Description
This alert is triggered when the average number of network packet losses per second exceeds 1 for 30 consecutive seconds.
Principle
| Parameter | Value |
|---|---|
| Metric | net_receive_drop_count |
| Source | This metric is a basic host monitoring metric collected by node_exporter. |
| Collected metric | node_network_receive_drop_total |
| Metric expression | sum(rate(node_network_receive_drop_total{@LABELS}[@INTERVAL])) by (@GBLABELS) |
| Collection cycle | 1 second |
Alert rule
| Metric expression | Metric description | Default threshold | Detection cycle | Elimination cycle |
|---|---|---|---|---|
| net_receive_drop_count > 1 | The number of network packet losses per unit time. | 1 | 10 seconds | 5 minutes |
Alert information
| Trigger method | Alert level | Scope |
|---|---|---|
| Based on the expression of the metric | Critical | Server |
Alert templates
- Overview
- Template: ${alarm_target} ${alarm_name}
- Example: svr_ip=xxx.xxx.xxx.xxx os_tsar_traffic_drop
- Details
- Template: Cluster: ${ob_cluster_name}, host: ${host}, alert: ${alarm_name}, average packet losses ${value_shown} exceeds ${alarm_threshold}.

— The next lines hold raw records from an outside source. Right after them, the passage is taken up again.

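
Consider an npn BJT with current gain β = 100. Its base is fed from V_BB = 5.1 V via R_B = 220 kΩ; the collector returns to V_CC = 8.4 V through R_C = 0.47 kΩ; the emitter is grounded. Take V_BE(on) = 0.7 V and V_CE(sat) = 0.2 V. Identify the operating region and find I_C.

Assume active. Base-emitter loop: I_B = (V_BB − V_BE)/R_B = (5.1 − 0.7)/220 = 0.02 mA.
I_C = β·I_B = 100×0.02 = 2 mA.
V_CE = V_CC − I_C·R_C = 8.4 − 2×0.47 = 7.46 V > V_CE(sat), so the active-region assumption holds.

active; I_C ≈ 2 mA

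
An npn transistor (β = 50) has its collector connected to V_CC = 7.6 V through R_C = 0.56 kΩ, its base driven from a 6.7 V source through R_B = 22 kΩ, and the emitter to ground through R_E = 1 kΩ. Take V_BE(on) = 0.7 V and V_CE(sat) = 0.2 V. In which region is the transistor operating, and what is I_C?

Assume active. Base-emitter loop: I_B = (V_BB − V_BE)/(R_B + (β+1)R_E) = (6.7 − 0.7)/(22 + 51×1) = 0.0822 mA.
I_C = β·I_B = 50×0.0822 = 4.11 mA.
V_CE = V_CC − I_C·R_C − I_E·R_E = 7.6 − 4.11×0.56 − 4.19×1 = 1.11 V > V_CE(sat), so the active-region assumption holds.

active; I_C ≈ 4.1 mA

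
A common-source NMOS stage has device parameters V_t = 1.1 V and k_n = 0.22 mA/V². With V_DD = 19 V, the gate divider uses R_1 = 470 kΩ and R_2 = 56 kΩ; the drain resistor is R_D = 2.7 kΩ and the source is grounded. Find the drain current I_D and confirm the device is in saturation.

I_D ≈ 0.094 mA

V_G = V_DD·R_2/(R_1+R_2) = 19×56/526 = 2.02 V. With the source grounded, V_GS = V_G = 2.02 V.
Assume saturation: I_D = (k_n/2)(V_GS − V_t)² = (0.22/2)×(2.02 − 1.1)² = 0.11×0.923² = 0.0937 mA.
V_DS = V_DD − I_D·R_D = 19 − 0.0937×2.7 = 18.7 V.
Saturation requires V_DS ≥ V_GS − V_t = 0.923 V; 18.7 ≥ 0.923 ✓.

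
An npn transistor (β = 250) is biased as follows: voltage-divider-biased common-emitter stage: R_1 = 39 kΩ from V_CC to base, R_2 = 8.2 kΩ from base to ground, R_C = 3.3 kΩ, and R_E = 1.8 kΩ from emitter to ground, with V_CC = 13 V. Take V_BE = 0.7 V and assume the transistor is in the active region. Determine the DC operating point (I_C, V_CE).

I_C ≈ 0.85 mA, V_CE ≈ 8.7 V

Thevenize the base divider: V_Th = V_CC·R_2/(R_1+R_2) = 13×8.2/47.2 = 2.26 V, R_Th = R_1‖R_2 = 6.78 kΩ.
Base-emitter loop: V_Th = I_B·R_Th + V_BE + (β+1)I_B·R_E, so I_B = (2.26 − 0.7) / (6.78 + 251×1.8) = 0.0034 mA.
I_C = β·I_B = 250×0.0034 = 0.85 mA, and I_E = (β+1)I_B = 0.853 mA.
V_CE = V_CC − I_C·R_C − I_E·R_E = 13 − 0.85×3.3 − 0.853×1.8 = 8.66 V.
V_CE = 8.66 V > 0.2 V confirms active-region operation.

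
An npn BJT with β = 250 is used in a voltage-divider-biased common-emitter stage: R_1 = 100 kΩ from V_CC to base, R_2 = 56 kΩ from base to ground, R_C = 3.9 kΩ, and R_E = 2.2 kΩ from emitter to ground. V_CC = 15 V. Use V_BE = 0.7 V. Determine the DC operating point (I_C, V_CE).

I_C ≈ 2 mA, V_CE ≈ 2.8 V

Thevenize the base divider: V_Th = V_CC·R_2/(R_1+R_2) = 15×56/156 = 5.38 V, R_Th = R_1‖R_2 = 35.9 kΩ.
Base-emitter loop: V_Th = I_B·R_Th + V_BE + (β+1)I_B·R_E, so I_B = (5.38 − 0.7) / (35.9 + 251×2.2) = 0.00797 mA.
I_C = β·I_B = 250×0.00797 = 1.99 mA, and I_E = (β+1)I_B = 2 mA.
V_CE = V_CC − I_C·R_C − I_E·R_E = 15 − 1.99×3.9 − 2×2.2 = 2.83 V.
V_CE = 2.83 V > 0.2 V confirms active-region operation.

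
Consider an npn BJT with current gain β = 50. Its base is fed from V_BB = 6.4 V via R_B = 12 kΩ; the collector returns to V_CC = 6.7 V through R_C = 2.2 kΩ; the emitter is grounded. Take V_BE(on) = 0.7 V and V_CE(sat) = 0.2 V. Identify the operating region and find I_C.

saturation; I_C ≈ 3 mA

Assume active: I_B = (6.4 − 0.7)/12 = 0.475 mA, giving I_C = β·I_B = 23.8 mA.
But then V_CE = 6.7 − 23.8×2.2 = -45.6 V < V_CE(sat) = 0.2 V — impossible in the active region.
So the transistor is saturated. With V_CE = 0.2 V, I_C = (V_CC − 0.2)/R_C = 6.5/2.2 = 2.95 mA.
Check: β·I_B = 23.8 mA > I_C = 2.95 mA, confirming saturation.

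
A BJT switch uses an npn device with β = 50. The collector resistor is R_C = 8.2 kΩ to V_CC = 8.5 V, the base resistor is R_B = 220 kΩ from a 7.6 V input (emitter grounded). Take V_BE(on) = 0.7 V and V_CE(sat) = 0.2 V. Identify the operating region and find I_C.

saturation; I_C ≈ 1 mA

Assume active: I_B = (7.6 − 0.7)/220 = 0.0314 mA, giving I_C = β·I_B = 1.57 mA.
But then V_CE = 8.5 − 1.57×8.2 = -4.36 V < V_CE(sat) = 0.2 V — impossible in the active region.
So the transistor is saturated. With V_CE = 0.2 V, I_C = (V_CC − 0.2)/R_C = 8.3/8.2 = 1.01 mA.
Check: β·I_B = 1.57 mA > I_C = 1.01 mA, confirming saturation.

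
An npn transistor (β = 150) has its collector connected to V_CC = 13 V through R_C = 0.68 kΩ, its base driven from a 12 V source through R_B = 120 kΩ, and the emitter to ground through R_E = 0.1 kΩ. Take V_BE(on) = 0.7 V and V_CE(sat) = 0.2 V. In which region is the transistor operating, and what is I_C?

Assume active. Base-emitter loop: I_B = (V_BB − V_BE)/(R_B + (β+1)R_E) = (12 − 0.7)/(120 + 151×0.1) = 0.0836 mA.
I_C = β·I_B = 150×0.0836 = 12.5 mA.
V_CE = V_CC − I_C·R_C − I_E·R_E = 13 − 12.5×0.68 − 12.6×0.1 = 3.21 V > V_CE(sat), so the active-region assumption holds.

active; I_C ≈ 13 mA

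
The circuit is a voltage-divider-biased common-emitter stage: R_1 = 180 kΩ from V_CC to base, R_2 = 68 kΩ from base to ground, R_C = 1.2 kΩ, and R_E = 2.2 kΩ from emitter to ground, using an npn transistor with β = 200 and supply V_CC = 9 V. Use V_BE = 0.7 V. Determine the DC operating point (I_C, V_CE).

I_C ≈ 0.72 mA, V_CE ≈ 6.5 V

Thevenize the base divider: V_Th = V_CC·R_2/(R_1+R_2) = 9×68/248 = 2.47 V, R_Th = R_1‖R_2 = 49.4 kΩ.
Base-emitter loop: V_Th = I_B·R_Th + V_BE + (β+1)I_B·R_E, so I_B = (2.47 − 0.7) / (49.4 + 201×2.2) = 0.0036 mA.
I_C = β·I_B = 200×0.0036 = 0.719 mA, and I_E = (β+1)I_B = 0.723 mA.
V_CE = V_CC − I_C·R_C − I_E·R_E = 9 − 0.719×1.2 − 0.723×2.2 = 6.55 V.
V_CE = 6.55 V > 0.2 V confirms active-region operation.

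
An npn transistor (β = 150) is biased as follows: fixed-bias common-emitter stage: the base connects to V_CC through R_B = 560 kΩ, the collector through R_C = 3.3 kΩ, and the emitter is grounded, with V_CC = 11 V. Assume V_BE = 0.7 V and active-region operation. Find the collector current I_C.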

- Example: Cluster: obcluster, host: xxx.xxx.xxx.xxx, alert: os_tsar_traffic_drop, average packet losses 5.2 exceeds 1.
Impact on the system
A few network packet losses are normal. However, frequent packet losses will affect system stability. When TCP packets are lost due to timeout, the packets will be retransmitted. As the network packet loss rate increases, the transmission rate decreases exponentially.
Possible causes
Network packet loss may be caused by many factors. The possible causes are as follows:
Packets are blocked by the firewall.
The ring buffer overflows.
The system load is high.
Suggested solutions
View other monitoring metrics of the host, such as the network interface card (NIC) traffic, load, memory usage, and CPU utilization. The network packet loss may be related to the system performance stress if it is high.

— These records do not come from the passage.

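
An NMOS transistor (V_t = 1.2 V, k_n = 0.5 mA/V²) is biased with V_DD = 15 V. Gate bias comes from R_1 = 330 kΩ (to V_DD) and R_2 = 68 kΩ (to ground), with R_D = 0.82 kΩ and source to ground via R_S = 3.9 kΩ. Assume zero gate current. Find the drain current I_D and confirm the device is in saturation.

V_G = V_DD·R_2/(R_1+R_2) = 15×68/398 = 2.56 V.
Assume saturation: I_D = (k_n/2)(V_GS − V_t)² with V_GS = V_G − I_D·R_S = 2.56 − 3.9·I_D.
Substituting gives 3.8·I_D² − 3.66·I_D + 0.464 = 0, with roots I_D = 0.15 or 0.811 mA.
The root I_D = 0.811 mA gives V_GS = -0.602 V ≤ V_t, so take I_D = 0.15 mA.
Then V_GS = 1.98 V and V_DS = V_DD − I_D(R_D+R_S) = 15 − 0.15×4.72 = 14.3 V.
Saturation requires V_DS ≥ V_GS − V_t = 0.776 V; 14.3 ≥ 0.776 ✓.

I_D ≈ 0.15 mA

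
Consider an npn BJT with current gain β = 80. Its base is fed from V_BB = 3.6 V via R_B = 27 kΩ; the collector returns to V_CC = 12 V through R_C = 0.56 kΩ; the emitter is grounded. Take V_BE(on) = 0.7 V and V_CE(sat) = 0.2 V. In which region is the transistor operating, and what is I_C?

active; I_C ≈ 8.6 mA

Assume active. Base-emitter loop: I_B = (V_BB − V_BE)/R_B = (3.6 − 0.7)/27 = 0.107 mA.
I_C = β·I_B = 80×0.107 = 8.59 mA.
V_CE = V_CC − I_C·R_C = 12 − 8.59×0.56 = 7.19 V > V_CE(sat), so the active-region assumption holds.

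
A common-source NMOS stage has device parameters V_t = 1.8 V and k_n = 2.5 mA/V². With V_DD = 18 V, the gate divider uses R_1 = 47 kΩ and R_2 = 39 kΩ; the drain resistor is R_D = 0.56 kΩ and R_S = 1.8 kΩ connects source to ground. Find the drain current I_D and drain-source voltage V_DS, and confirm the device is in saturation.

V_G = V_DD·R_2/(R_1+R_2) = 18×39/86 = 8.16 V.
Assume saturation: I_D = (k_n/2)(V_GS − V_t)² with V_GS = V_G − I_D·R_S = 8.16 − 1.8·I_D.
Substituting gives 4.05·I_D² − 29.6·I_D + 50.6 = 0, with roots I_D = 2.72 or 4.6 mA.
The root I_D = 4.6 mA gives V_GS = -0.118 V ≤ V_t, so take I_D = 2.72 mA.
Then V_GS = 3.27 V and V_DS = V_DD − I_D(R_D+R_S) = 18 − 2.72×2.36 = 11.6 V.
Saturation requires V_DS ≥ V_GS − V_t = 1.47 V; 11.6 ≥ 1.47 ✓.

I_D ≈ 2.7 mA, V_DS ≈ 12 V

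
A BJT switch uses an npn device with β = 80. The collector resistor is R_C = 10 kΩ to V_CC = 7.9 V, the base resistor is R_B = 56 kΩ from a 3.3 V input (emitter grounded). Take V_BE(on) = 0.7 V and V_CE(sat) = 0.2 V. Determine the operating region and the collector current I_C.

saturation; I_C ≈ 0.77 mA

Assume active: I_B = (3.3 − 0.7)/56 = 0.0464 mA, giving I_C = β·I_B = 3.71 mA.
But then V_CE = 7.9 − 3.71×10 = -29.2 V < V_CE(sat) = 0.2 V — impossible in the active region.
So the transistor is saturated. With V_CE = 0.2 V, I_C = (V_CC − 0.2)/R_C = 7.7/10 = 0.77 mA.
Check: β·I_B = 3.71 mA > I_C = 0.77 mA, confirming saturation.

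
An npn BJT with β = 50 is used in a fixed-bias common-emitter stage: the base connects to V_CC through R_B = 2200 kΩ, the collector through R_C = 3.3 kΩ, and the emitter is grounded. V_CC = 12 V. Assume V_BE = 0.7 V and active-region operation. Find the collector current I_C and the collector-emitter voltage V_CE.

Base loop: V_CC = I_B·R_B + V_BE, so I_B = (12 − 0.7)/2200 kΩ = 0.00514 mA.
In the active region I_C = β·I_B = 50 × 0.00514 = 0.257 mA.
Collector loop: V_CE = V_CC − I_C·R_C = 12 − 0.257×3.3 = 11.2 V.
Since V_CE = 11.2 V > V_CE(sat) ≈ 0.2 V, the transistor is in the active region as assumed.

I_C ≈ 0.26 mA, V_CE ≈ 11 V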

View the system load. High CPU utilization, high memory usage, and high I/O load may all lead to network packet loss. For example, CPU utilization is high and there are insufficient CPU resources for processing packets, thereby causing packet loss on the NIC or socket buffer; memory usage is high and the application cannot process packets in a timely manner; I/O load is high, which makes the CPU very busy and unable to process network packets. You need to check the causes of the high system load and resolve the problem of insufficient resources.
Run
ifconfigto view the cause.- drop: Network packets are dropped due to insufficient memory.
- overrun: The CPU cannot process packets in a timely manner and the ring buffer overflows, thereby causing packet loss. You can add buffers to resolve the problem.
View the iptables rules. Check whether iptables blocking rules exist in /etc/sysconfig/iptables.